En todos esos poemas se ensaya la letra del amor, pero no sólo en ellos, sino también en el fecundo género epistolar de las cartas de amor. La escritura encuentra no sólo en los papeles sino en el amor a hablar, a “versear”, aunque sea exclusiva y limitadamente con los ojos, vías diversas.
Siempre la ausencia evoca el real que se viste de los cuerpos fugitivos del dolor del amor. Como nos lo muestran, aun en/con la crudeza de la evocación del centro ignoto –amado y angustiante– del cuerpo femenino, meollo de las vicisitudes edípicas en ambos sexos, estos fragmentos de un poema de Miguel Hernández, escrito desde la cárcel, denominado La orilla de tu vientre: “¿Qué exaltaré en la tierra que no sea algo tuyo?/ A mi lecho de ausente me echo como a una cruz/ de solitarias lunas de deseo, y exalto/ la orilla de tu vientre”.
Amor-proyecto
Esta dimensión del amor deambula desde la amistad hasta el contrato, desde el matrimonio hasta la simple cita “para conocerse”, desde el negociado hasta el acuerdo publicitario, desde la batalla narcisista por quién atraviesa primero un pasillo hasta la delicadeza cruel de las formas diplomáticas con que debe desenvolverse la guerra más ensordecedora. Halla en el “hablarse” unos a los otros, operación simbólica por excelencia, su fundamento y sustento posibles.

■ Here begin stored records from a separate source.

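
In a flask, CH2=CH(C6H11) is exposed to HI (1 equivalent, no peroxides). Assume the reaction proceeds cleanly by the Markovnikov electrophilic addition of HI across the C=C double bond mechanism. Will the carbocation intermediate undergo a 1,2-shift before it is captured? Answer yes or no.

yes

The first-formed carbocation is secondary.
The adjacent cyclohexyl carbon already bears 2 other carbon substituents and has a hydrogen to migrate; after a 1,2-hydride shift from that carbon the positive charge sits on a tertiary centre.
Tertiary is more stable than secondary, so the shift occurs.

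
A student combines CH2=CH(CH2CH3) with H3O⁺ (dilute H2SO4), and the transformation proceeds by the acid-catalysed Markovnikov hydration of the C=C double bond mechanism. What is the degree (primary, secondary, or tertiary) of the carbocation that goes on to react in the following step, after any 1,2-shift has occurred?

secondary

Step 1: The π electrons of the C=C bond attack a proton of H3O⁺; Markovnikov addition places the new C–H on the less-substituted alkene carbon, so the positive charge ends up on the more-substituted carbon — a secondary carbocation. H2O is released.
No single 1,2-shift to an adjacent carbon would give a more-substituted cation, so no rearrangement occurs.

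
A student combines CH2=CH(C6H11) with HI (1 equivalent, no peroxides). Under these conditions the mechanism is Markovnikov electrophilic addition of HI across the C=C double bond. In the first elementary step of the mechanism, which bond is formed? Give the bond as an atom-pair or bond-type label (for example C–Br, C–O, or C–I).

C–H

Step 1: Electrophilic addition begins with the π(C=C) electrons forming a bond to the proton of HI. Following Markovnikov's rule, the resulting cation is secondary. The H–I bond breaks heterolytically, releasing I⁻.
The bond formed in this step is the C–H bond.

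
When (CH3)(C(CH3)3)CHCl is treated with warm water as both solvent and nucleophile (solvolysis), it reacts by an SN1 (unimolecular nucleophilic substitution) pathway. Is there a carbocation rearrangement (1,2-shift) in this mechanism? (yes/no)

The first-formed carbocation is secondary.
The adjacent tert-butyl carbon has no hydrogen but bears methyl groups; migration of one methyl with its bonding pair (a 1,2-methyl shift) places the charge on a tertiary centre.
Tertiary is more stable than secondary, so the shift occurs.

yes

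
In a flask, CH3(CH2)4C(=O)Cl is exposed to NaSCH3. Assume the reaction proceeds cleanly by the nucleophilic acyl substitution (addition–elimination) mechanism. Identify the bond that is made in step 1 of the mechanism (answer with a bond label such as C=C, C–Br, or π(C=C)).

Step 1: A lone pair on the S of CH3S⁻ attacks the electrophilic acyl carbon; the π(C=O) electrons move onto oxygen, giving a tetrahedral intermediate.
The bond formed in this step is the C–S bond.

C–S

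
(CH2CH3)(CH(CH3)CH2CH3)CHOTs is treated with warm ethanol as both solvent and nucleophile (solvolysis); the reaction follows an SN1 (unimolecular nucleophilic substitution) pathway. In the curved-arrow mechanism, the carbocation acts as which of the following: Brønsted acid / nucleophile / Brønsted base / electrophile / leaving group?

Step 3: Nucleophilic capture: the oxygen of CH3CH2OH bonds to the cationic carbon, producing an oxonium-ion intermediate.
The carbocation accepts an electron pair into an empty or π* orbital — it is the electrophile.

electrophile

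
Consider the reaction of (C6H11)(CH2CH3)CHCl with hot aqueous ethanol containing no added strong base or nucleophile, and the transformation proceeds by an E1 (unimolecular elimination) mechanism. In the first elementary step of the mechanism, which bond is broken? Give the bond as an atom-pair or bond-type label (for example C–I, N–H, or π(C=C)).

C–Cl

Step 1: The C–Cl bond breaks with both electrons going to the chloride; Cl⁻ leaves and a secondary carbocation remains.
The bond broken in this step is the C–Cl bond.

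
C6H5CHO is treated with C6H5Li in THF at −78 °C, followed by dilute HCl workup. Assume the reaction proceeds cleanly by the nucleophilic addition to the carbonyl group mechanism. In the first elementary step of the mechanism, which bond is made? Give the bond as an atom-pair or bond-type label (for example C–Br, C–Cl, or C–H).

C–C

Step 1: the carbanion-like carbon of C6H5Li attacks the sp² carbonyl carbon; the C=O π bond breaks and the electrons end up as a lone pair on the alkoxide oxygen of the tetrahedral intermediate.
The bond formed in this step is the C–C bond.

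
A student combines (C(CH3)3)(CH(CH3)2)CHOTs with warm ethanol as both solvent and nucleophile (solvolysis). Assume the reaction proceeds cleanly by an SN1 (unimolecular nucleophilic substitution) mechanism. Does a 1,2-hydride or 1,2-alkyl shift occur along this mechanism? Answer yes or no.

yes

The first-formed carbocation is secondary.
The adjacent isopropyl carbon already bears 2 other carbon substituents and has a hydrogen to migrate; after a 1,2-hydride shift from that carbon the positive charge sits on a tertiary centre.
Tertiary is more stable than secondary, so the shift occurs.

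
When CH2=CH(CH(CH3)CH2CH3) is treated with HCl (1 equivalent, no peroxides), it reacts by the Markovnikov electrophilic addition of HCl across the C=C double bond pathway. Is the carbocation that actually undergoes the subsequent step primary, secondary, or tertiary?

Step 1: Protonation of the alkene by HCl: the π bond acts as the nucleophile and picks up H⁺, giving the more stable (Markovnikov) secondary carbocation. The H–Cl bond breaks heterolytically, releasing Cl⁻.
Step 2: A 1,2-hydride shift from the adjacent sec-butyl carbon moves the positive charge from the secondary centre to an adjacent carbon, generating a more stable tertiary carbocation.
The cation rearranges from secondary to tertiary via a 1,2-hydride shift from the adjacent sec-butyl carbon; the tertiary cation is what reacts next.

tertiary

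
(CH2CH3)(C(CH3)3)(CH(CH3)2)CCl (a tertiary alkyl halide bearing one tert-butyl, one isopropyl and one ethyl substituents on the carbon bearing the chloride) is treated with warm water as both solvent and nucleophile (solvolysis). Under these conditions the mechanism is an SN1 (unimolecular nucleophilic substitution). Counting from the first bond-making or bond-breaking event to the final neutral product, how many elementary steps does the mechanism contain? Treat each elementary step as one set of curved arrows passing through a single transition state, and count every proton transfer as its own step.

3

Step 1: The C–Cl bond breaks with both electrons going to the chloride; Cl⁻ leaves and a tertiary carbocation remains.
(No 1,2-shift: no single shift to an adjacent carbon would give a more stable cation.)
Step 2: H2O donates an oxygen lone pair into the empty p orbital of the cation, giving a protonated alcohol (an oxonium ion).
Step 3: Proton transfer from the O–H of the oxonium ion to a solvent molecule delivers the neutral alcohol.
Total: 3 elementary steps.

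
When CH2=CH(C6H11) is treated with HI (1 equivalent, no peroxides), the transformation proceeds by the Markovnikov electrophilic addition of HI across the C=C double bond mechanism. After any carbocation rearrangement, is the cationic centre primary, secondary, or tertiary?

tertiary

Step 1: Protonation of the alkene by HI: the π bond acts as the nucleophile and picks up H⁺, giving the more stable (Markovnikov) secondary carbocation. The H–I bond breaks heterolytically, releasing I⁻.
Step 2: A hydride (H with its bonding pair) migrates from the adjacent cyclohexyl carbon to the cationic centre — a 1,2-hydride shift — upgrading the secondary cation to a tertiary one.
The cation rearranges from secondary to tertiary via a 1,2-hydride shift from the adjacent cyclohexyl carbon; the tertiary cation is what reacts next.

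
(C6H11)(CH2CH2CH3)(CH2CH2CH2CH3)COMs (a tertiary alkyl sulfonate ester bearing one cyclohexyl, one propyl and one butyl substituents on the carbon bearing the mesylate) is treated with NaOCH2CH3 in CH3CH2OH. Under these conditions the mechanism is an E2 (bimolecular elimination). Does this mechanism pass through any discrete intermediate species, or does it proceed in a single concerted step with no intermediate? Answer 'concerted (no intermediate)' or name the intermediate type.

Concerted anti-periplanar elimination: CH3CH2O⁻ abstracts a β-H while MsO⁻ leaves, and the C–H electrons become the new C=C π bond — all in a single transition state.
All bond changes occur in one transition state; no discrete intermediate is formed.

concerted (no intermediate)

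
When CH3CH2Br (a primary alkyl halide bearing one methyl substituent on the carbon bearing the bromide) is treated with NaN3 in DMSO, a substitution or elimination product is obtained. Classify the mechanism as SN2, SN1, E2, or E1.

SN2

Conditions: a primary substrate with a strong nucleophile in the polar aprotic solvent DMSO.
These conditions are the textbook signature of the SN2 pathway.
An unhindered substrate with a strong nucleophile in a polar aprotic solvent favours one-step backside displacement.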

¿Qué busca esencialmente un proyecto? Anhela los ideales comunes, los señuelos compartidos, aquello que amistosamente reúne y religa, lo que hace religión del asociar-se, del confundir-se, del emparejar-se, del dirigir-se hacia ciertos fines colectivos o individuales (si es que éstos existen, pues todos los ideales están sobredeterminados simbólicamente). Es lo que se consuma en los diversos modos de la identificación. Será la pareja, los hijos, el techo, será la sociedad –con minúsculas o mayúsculas– en la que nos “asociamos” con un bien común.
Pero sus fantasmas “patológicos” son archiconocidos:
1) Los apetitos de las masas, prestas a anular las diferencias que pudieran en su seno suscitarse, con el resultado de aquello que va desde las persecuciones más solapadas hasta la “caza de brujas” más despiadada y feroz.

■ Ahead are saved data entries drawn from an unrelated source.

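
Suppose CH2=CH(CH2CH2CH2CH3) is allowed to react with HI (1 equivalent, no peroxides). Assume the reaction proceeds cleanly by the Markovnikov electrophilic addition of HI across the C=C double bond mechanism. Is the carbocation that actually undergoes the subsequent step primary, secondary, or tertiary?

secondary

Step 1: Protonation of the alkene by HI: the π bond acts as the nucleophile and picks up H⁺, giving the more stable (Markovnikov) secondary carbocation. The H–I bond breaks heterolytically, releasing I⁻.
No single 1,2-shift to an adjacent carbon would give a more-substituted cation, so no rearrangement occurs.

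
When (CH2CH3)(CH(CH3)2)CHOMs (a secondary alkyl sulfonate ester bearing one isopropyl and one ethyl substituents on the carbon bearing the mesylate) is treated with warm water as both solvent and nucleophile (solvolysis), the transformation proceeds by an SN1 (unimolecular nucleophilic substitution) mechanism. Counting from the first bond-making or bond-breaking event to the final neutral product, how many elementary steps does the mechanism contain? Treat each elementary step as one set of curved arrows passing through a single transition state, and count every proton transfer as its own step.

Step 1: Rate-determining heterolysis of the C–O bond gives MsO⁻ and a secondary carbocation.
Step 2: A hydride (H with its bonding pair) migrates from the adjacent isopropyl carbon to the cationic centre — a 1,2-hydride shift — upgrading the secondary cation to a tertiary one.
Step 3: A lone pair on the oxygen of H2O attacks the carbocation, forming a new C–O σ-bond and an oxonium ion.
Step 4: Proton transfer from the O–H of the oxonium ion to a solvent molecule delivers the neutral alcohol.
Total: 4 elementary steps.

4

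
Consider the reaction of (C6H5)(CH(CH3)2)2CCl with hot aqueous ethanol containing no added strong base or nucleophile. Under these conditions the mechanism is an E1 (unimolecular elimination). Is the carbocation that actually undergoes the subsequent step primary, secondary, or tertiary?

tertiary

Step 1: The C–Cl bond breaks with both electrons going to the chloride; Cl⁻ leaves and a tertiary carbocation remains.
No single 1,2-shift to an adjacent carbon would give a more-substituted cation, so no rearrangement occurs.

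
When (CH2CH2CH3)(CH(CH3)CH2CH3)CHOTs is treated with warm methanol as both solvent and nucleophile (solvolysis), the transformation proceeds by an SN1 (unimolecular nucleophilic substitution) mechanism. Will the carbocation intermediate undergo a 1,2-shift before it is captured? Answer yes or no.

yes

The first-formed carbocation is secondary.
The adjacent sec-butyl carbon already bears 2 other carbon substituents and has a hydrogen to migrate; after a 1,2-hydride shift from that carbon the positive charge sits on a tertiary centre.
Tertiary is more stable than secondary, so the shift occurs.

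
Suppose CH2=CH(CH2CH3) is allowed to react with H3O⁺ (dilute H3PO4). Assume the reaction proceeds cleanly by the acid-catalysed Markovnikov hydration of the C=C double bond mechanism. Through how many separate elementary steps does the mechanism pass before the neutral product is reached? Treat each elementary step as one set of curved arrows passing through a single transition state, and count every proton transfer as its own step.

Step 1: Electrophilic addition begins with the π(C=C) electrons forming a bond to the proton of H3O⁺. Following Markovnikov's rule, the resulting cation is secondary. H2O is released.
(No 1,2-shift: no single shift to an adjacent carbon would give a more stable cation.)
Step 2: Water acts as the nucleophile: an oxygen lone pair bonds to the cationic carbon, giving an oxonium-ion intermediate.
Step 3: Deprotonation of the oxonium ion by a water molecule delivers the neutral alcohol and regenerates the acid catalyst.
Total: 3 elementary steps.

3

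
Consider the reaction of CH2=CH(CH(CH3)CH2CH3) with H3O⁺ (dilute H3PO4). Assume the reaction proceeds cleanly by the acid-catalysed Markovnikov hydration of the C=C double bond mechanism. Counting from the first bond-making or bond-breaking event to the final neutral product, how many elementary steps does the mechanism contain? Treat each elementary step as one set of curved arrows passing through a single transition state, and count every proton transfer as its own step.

Step 1: The π electrons of the C=C bond attack a proton of H3O⁺; Markovnikov addition places the new C–H on the less-substituted alkene carbon, so the positive charge ends up on the more-substituted carbon — a secondary carbocation. H2O is released.
Step 2: Carbocation rearrangement: a 1,2-hydride shift from the adjacent sec-butyl carbon converts the initially-formed secondary cation into the more stable tertiary cation.
Step 3: Water acts as the nucleophile: an oxygen lone pair bonds to the cationic carbon, giving an oxonium-ion intermediate.
Step 4: H2O removes a proton from the oxonium oxygen, regenerating H3O⁺ and giving the neutral alcohol.
Total: 4 elementary steps.

4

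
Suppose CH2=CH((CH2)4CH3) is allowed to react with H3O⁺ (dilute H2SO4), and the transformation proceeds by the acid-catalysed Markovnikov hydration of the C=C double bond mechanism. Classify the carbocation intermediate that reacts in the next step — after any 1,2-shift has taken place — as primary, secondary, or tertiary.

secondary

Step 1: The π electrons of the C=C bond attack a proton of H3O⁺; Markovnikov addition places the new C–H on the less-substituted alkene carbon, so the positive charge ends up on the more-substituted carbon — a secondary carbocation. H2O is released.
No single 1,2-shift to an adjacent carbon would give a more-substituted cation, so no rearrangement occurs.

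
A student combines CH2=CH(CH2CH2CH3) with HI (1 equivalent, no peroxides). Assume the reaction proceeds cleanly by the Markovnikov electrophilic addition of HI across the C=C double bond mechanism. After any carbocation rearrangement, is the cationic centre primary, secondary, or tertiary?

secondary

Step 1: The π electrons of the C=C bond attack a proton of HI; Markovnikov addition places the new C–H on the less-substituted alkene carbon, so the positive charge ends up on the more-substituted carbon — a secondary carbocation. The H–I bond breaks heterolytically, releasing I⁻.
No single 1,2-shift to an adjacent carbon would give a more-substituted cation, so no rearrangement occurs.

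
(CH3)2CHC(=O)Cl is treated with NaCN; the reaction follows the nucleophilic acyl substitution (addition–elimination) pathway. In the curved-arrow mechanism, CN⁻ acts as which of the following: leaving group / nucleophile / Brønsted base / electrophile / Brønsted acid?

Step 1: CN⁻ adds to the carbonyl carbon; the C=O π electrons shift onto oxygen and a tetrahedral alkoxide intermediate forms.
CN⁻ donates an electron pair to form a new σ-bond to carbon — it is the nucleophile.

nucleophile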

2) La burocratización insoslayable de la institución del matrimonio, con sus devaneos, giros y circunloquios hacia la degradación y clandestinización de la vida amorosa. Apetitos triangulares en un dúo siempre demasiado calibrado.
3) La exclusividad incierta de la amistad, con su sesgo siempre adolescente –por ende, “padecible”, “adolescible”–, con su demanda de fidelidad y aun lealtad, con su correlato de “traición” estructural, siempre asumida como dramático final.
4) En fin, las necesidades de la lógica del Todo trazando las patologías del amor-comunión, empujando hacia aquellos objetivos que todos deben compartir, pese a la furia y el escándalo de cualquier otro deseo.
Los hijos del tótem terminan siendo esclavos culposos y/o socios sufrientes de sus más igualitarios cerrojos.
Amor al cuerpo
En su punto originario, el amor al cuerpo nos lleva a las reminiscencias de lo materno, siendo teóricamente difícil determinar si su ubicación podría ser llamada pre-pulsional, pulsional o, en un punto intermedio, referida al punto de la “pulsionalización” como tal.
Las cuestiones remitibles al autoerotismo, a las etapas previas al estadio del espejo, no implican las tres dimensiones del cuerpo, sino sólo la tercera. Allí no se juegan tanto los temas del contorno o la silueta corporal, sino las temáticas de la piel y el tacto, del peso, el espesor, de la masa y del volumen. También, el valor de lo térmico, el “calor” trasmisible que estos cuerpos producen.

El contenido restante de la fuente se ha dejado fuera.